39Par analogie, nous avons assumé le fait que la plupart des images dont nous disposions étaient elles aussi très elliptiques, souvent de mauvaise qualité, difficile à identifier, associées à des informations textuelles qui l’étaient tout autant – des noms sur des registres, des lettres fragmentaires, des cartes d’identité effacées, des tracts non signés ou des listes d’objets lapidaires [51]. Très vite, ce travail d’enquête fut réparti pour constituer des équipes rassemblées autour d’un groupe de disparus et, peu à peu, chacun est en effet rentré dans l’intimité des Baumgart, des Rabeaux, de Weiss, de Loner ou de Ochshorn. Il est toujours poignant émotionnellement d’être happés par ces parcours de vie. Nous avons plongé dans ces récits, qui se mettaient en place pièce par pièce, en réfutant autant que possible la fiction qui fait pression derrière les incertitudes et les manques [52].

40Assez vite, nous avons constaté qu’il y avait des tracés, que se dessinait une cartographie des déplacements, effrayante [53], sur lesquels ont notamment beaucoup travaillé les étudiantes Julia Unzueta et Florence Monchanin-Lion. Aussi, retracer graphiquement ces parcours participait à cette logique de l’achoppement. En les traçant, nous avons découvert quelque chose des personnes, peut-être un peu au moins de leur personnalité, de leur courage, de leurs doutes, de leur peur incarnée par la fuite, mais aussi de leur inexorable destination dès lors qu’ils furent arrêtés. Nous avons perçu aussi quelque chose de collectif qui caractérisait ces groupes de personnes, une obstination révolutionnaire pour certains (les Autrichiens), une cohésion familiale pour d’autres (les Baumgart) et encore l’engagement résistant d’un couple pour les derniers (les Rabeaux). Il faut, malgré l’évidence, toujours s’étonner de voir combien certains étaient volontaires, avaient des activités clandestines et pourquoi ils évoluaient logiquement avec des noms d’emprunt. Aussi, avant qu’ils ne soient arrêtés, leur périple fut souvent difficile à redessiner et nous avons alors mis en place un code graphique simple : les traits en pointillé retracent des trajets incertains et les traits continus ceux qui sont avérés.
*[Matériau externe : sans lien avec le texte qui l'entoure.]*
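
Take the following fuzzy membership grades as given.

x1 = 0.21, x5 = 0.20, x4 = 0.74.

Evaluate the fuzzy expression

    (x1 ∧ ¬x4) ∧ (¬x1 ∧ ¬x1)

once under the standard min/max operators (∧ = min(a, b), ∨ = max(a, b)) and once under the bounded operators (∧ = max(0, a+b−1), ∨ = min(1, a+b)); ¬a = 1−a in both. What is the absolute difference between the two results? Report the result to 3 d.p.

0.210

Under standard min/max:
  ¬x4 = 1 − 0.74 = 0.26
  x1 ∧ ¬x4 = min(a, b) on (0.21, 0.26) = 0.21
  ¬x1 = 1 − 0.21 = 0.79
  ¬x1 = 1 − 0.21 = 0.79
  ¬x1 ∧ ¬x1 = min(a, b) on (0.79, 0.79) = 0.79
  (x1 ∧ ¬x4) ∧ (¬x1 ∧ ¬x1) = min(a, b) on (0.21, 0.79) = 0.21
  → value = 0.2100
Under bounded:
  ¬x4 = 1 − 0.74 = 0.26
  x1 ∧ ¬x4 = max(0, a+b−1) on (0.21, 0.26) = 0.00
  ¬x1 = 1 − 0.21 = 0.79
  ¬x1 = 1 − 0.21 = 0.79
  ¬x1 ∧ ¬x1 = max(0, a+b−1) on (0.79, 0.79) = 0.58
  (x1 ∧ ¬x4) ∧ (¬x1 ∧ ¬x1) = max(0, a+b−1) on (0.00, 0.58) = 0.00
  → value = 0.0000
|0.2100 − 0.0000| = 0.210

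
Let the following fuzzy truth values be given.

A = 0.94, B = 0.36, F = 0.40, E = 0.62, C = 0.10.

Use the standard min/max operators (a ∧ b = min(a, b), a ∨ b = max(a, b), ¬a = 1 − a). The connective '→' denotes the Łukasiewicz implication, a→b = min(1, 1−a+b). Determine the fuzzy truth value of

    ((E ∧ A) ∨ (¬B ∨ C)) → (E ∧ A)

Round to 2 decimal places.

E ∧ A = min(a, b) on (0.62, 0.94) = 0.62
¬B = 1 − 0.36 = 0.64
¬B ∨ C = max(a, b) on (0.64, 0.10) = 0.64
(E ∧ A) ∨ (¬B ∨ C) = max(a, b) on (0.62, 0.64) = 0.64
E ∧ A = min(a, b) on (0.62, 0.94) = 0.62
((E ∧ A) ∨ (¬B ∨ C)) → (E ∧ A)  [Łukasiewicz: min(1, 1−a+b)] with a=0.64, b=0.62 → 0.98

0.98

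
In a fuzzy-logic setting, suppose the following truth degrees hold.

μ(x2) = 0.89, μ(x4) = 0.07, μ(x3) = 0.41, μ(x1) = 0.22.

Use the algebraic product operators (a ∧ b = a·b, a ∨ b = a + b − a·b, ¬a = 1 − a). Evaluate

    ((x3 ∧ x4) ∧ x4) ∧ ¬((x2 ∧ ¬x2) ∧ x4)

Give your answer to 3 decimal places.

x3 ∧ x4 = a·b on (0.4100, 0.0700) = 0.0287
(x3 ∧ x4) ∧ x4 = a·b on (0.0287, 0.0700) = 0.0020
¬x2 = 1 − 0.8900 = 0.1100
x2 ∧ ¬x2 = a·b on (0.8900, 0.1100) = 0.0979
(x2 ∧ ¬x2) ∧ x4 = a·b on (0.0979, 0.0700) = 0.0069
¬((x2 ∧ ¬x2) ∧ x4) = 1 − 0.0069 = 0.9931
((x3 ∧ x4) ∧ x4) ∧ ¬((x2 ∧ ¬x2) ∧ x4) = a·b on (0.0020, 0.9931) = 0.0020

0.002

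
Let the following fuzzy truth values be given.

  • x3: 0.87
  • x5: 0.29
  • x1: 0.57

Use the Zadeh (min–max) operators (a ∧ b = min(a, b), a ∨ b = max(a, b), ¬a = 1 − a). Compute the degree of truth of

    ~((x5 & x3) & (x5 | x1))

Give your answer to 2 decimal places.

x5 & x3 = min(a, b) on (0.29, 0.87) = 0.29
x5 | x1 = max(a, b) on (0.29, 0.57) = 0.57
(x5 & x3) & (x5 | x1) = min(a, b) on (0.29, 0.57) = 0.29
~((x5 & x3) & (x5 | x1)) = 1 − 0.29 = 0.71

0.71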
41En parallèle, s’est développé tout un travail d’écriture pour essayer de rendre compte de ces parcours lapidaires, en cherchant à rester au plus juste possible. Ce travail d’écriture a conduit à l’apport de biographies sur ces affiches, associés aux différents visuels sélectionnés. Ils constituent une partie de l’appareil documentaire qui relate également un ensemble de faits, gestes et situations de vie, le tout étant graphiquement calé dans une grille de montage organisée par le pliage des feuilles [54].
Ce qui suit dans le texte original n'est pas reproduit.